If you’ve got the chops and the courage to take on what will easily be one of the greatest ski days of your life, read on.
How to Ride
It’s $219 for a lift ticket and guide during the mountain’s early guided season (December through January) and $249 during the peak guided season (February through mid-March). If you want to forgo the guide, the unguided season runs mid-March to mid-April, and lift tickets are $99.
If you can swing an extra $184, you can add a heli-ski onto your day — and if you get hooked, a full day of heli-skiing (six drops and a guide) goes for $1,190.
Where to Stay
The Wyman Hotel nails the intersection of hip and historic.

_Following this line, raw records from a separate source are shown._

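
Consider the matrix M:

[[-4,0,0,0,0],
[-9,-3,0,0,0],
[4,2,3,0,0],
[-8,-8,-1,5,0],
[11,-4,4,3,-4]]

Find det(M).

|M| = -720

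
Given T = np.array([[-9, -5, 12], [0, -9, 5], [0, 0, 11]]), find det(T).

|T| = 891

T is upper triangular, so det(T) is the product of the diagonal entries:
det = (-9) · (-9) · (11) = 891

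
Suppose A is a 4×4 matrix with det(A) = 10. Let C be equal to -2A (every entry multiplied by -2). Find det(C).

For a 4×4 matrix, det(-2A) = (-2)^4·det(A) = 16·det(A).
det(C) = (16)·(10) = 160

The determinant is 160.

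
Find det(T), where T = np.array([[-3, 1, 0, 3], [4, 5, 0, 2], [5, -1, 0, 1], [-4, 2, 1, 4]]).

102

Expand along column 3 (it has 3 zeros):
  − (1) · M_43   where M_43 = det([-3 1 3; 4 5 2; 5 -1 1]) = -102
det = (-1)·(1)·(-102) = 102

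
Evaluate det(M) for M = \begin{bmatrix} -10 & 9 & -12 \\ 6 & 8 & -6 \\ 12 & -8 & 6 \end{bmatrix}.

The determinant is 756.

Expand along row 1:
  + (-10) · |8 -6; -8 6| = (-10)·(48 − 48) = 0
  − 9 · |6 -6; 12 6| = −9·(36 − (-72)) = -972
  + (-12) · |6 8; 12 -8| = (-12)·(-48 − 96) = 1728
Sum: (0) + (-972) + (1728) = 756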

Set in a 1902 landmark building that once housed everything from a mercantile to a gas station, The Wyman Hotel now boasts 15 fresh rooms with mid-century modern touches and a unique twist. To see proof, check out the bunk room.
To experience the Silverton of the 1880s, stay at the Grand Imperial Hotel (known locally as “The Grand”). The hotel has stood the test of time, retaining its old-world feel with opulent Victorian decor, old black and white photographs from the area’s mining heyday, and a stunning lobby that will make you feel like royalty.
Where to Dine
Good food and caffeine are essential to start any ski day. Brill says her perfect ski day begins at the Coffee Bear, a bright coffee shop right on Main Street. “I would grab a famous square breakfast burrito. They also have great coffees. I like a plain drip and maybe a blueberry muffin.”

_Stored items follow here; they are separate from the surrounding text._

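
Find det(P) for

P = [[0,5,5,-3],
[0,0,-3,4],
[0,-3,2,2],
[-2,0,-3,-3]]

-206

Expand along column 1 (it has 3 zeros):
  − (-2) · M_41   where M_41 = det([5 5 -3; 0 -3 4; -3 2 2]) = -103
det = (-1)·(-2)·(-103) = -206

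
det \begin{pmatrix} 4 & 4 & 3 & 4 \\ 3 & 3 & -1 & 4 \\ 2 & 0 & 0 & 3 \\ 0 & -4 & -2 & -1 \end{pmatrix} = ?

70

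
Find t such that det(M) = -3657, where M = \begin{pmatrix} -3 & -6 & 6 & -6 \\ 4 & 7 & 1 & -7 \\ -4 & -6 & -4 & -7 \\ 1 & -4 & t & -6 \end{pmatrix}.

t = -7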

After a day on the mountain — preferably following a big storm — Brill says, “usually I’d go to the Avalanche Brewing Company or Eureka Station.” The former is a local favorite with a selection of beers that tell a story and a menu packed with pizza, tacos, wraps, and salads.
For a more high-end feel, settle in at Eureka Station, which has hearty servings and dishes like three-cheese bison lasagna and Cornish pasty (pronounced pass-tee).
Where to Apr ès
Silverton is a tiny town, so don’t expect Aspen-like apr ès. However, that being said, the locals know how to party, and not just from their tailgate in the Silverton Mountain parking lot. Both Avalanche and Golden Block Brewery are solid post-ski options (the latter also does karaoke), and The Wyman Hotel hosts an apr ès party in their courtyard every Saturday.